The response to this newspaper’s FOIA request to the national VA came with a four-page statement noting the Veterans Hospital Administration is one of the largest health care providers in the United States and is “committed to ensuring the health care services we provide are Veteran-centric, transparent, safe and of high quality.”

“Given the inherent risks associated with health care deliver, however, VHA — like all health care providers — does occasionally experience unexpected adverse outcomes in a small percentage of cases.”

‘Good intentions’

Shirley Ribak, a retired Air Force Reserve Colonel who also retired from a job providing quality assurance at the Dayton VA, said a culture change is needed across the VA. She said top administrators set up well-intentioned goals, but then offer incentives to meet those goals that unintentionally encourage people to game the system.

“I believe in their heart they (administrators in Washington) were trying to do the right thing,” she said. “They had good intentions, but people should not be rewarded for those accomplishments. That’s their job.”

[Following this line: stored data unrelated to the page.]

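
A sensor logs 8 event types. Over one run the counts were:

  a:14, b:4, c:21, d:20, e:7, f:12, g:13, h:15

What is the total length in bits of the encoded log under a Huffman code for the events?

Greedily combine the two least-frequent nodes:
b(4) + e(7) → 11
11 + f(12) → 23
g(13) + a(14) → 27
h(15) + d(20) → 35
c(21) + 23 → 44
27 + 35 → 62
44 + 62 → 106
The encoded length is the sum of every internal node's weight: 11 + 23 + 27 + 35 + 44 + 62 + 106 = 308 bits.

308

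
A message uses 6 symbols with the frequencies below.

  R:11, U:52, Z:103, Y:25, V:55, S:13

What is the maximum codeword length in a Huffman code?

Merge the two lowest-weight nodes at each step:
combine R(11), S(13) → 24
combine 24, Y(25) → 49
combine 49, U(52) → 101
combine V(55), 101 → 156
combine Z(103), 156 → 259
The first pair merged (R, S) ends up deepest, at depth 5.

5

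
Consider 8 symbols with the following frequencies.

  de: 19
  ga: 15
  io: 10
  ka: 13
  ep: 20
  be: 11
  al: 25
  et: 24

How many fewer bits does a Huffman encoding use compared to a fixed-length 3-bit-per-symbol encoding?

4

Fixed-length: 3 bits × 137 symbols = 411 bits.
Huffman merges:
io(10) + be(11) → 21
ka(13) + ga(15) → 28
de(19) + ep(20) → 39
21 + et(24) → 45
al(25) + 28 → 53
39 + 45 → 84
53 + 84 → 137
Huffman total = 21 + 28 + 39 + 45 + 53 + 84 + 137 = 407 bits.
Saving = 411 − 407 = 4 bits.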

The VA paid $91.2 million last year in financial settlements and awards in response to malpractice claims. A nationwide Cox Media Group investigation in November found that payouts peaked in 2012 and totaled $845 million over the past decade.

Experts say these payouts were not completely out of line with private-sector health systems, but they came as criticism mounted over performance bonuses, pay raises and transfers for employees — some of whom oversaw mistakes and failures at medical centers.

U.S. House Speaker John Boehner, R-West Chester Twp., said he expects the House this month to consider the VA Management Accountability Act, which would give Shinseki — who Boehner is not calling on to resign — authority to remove senior executives.

“If you look at recent VA preventable deaths, patient safety incidents and backlog increases, department senior executives who presided over negligence and mismanagement are more likely to have received a bonus or glowing performance review than any sort of punishment,” says a description of the bill on the website of the House Veteran Affairs Committee.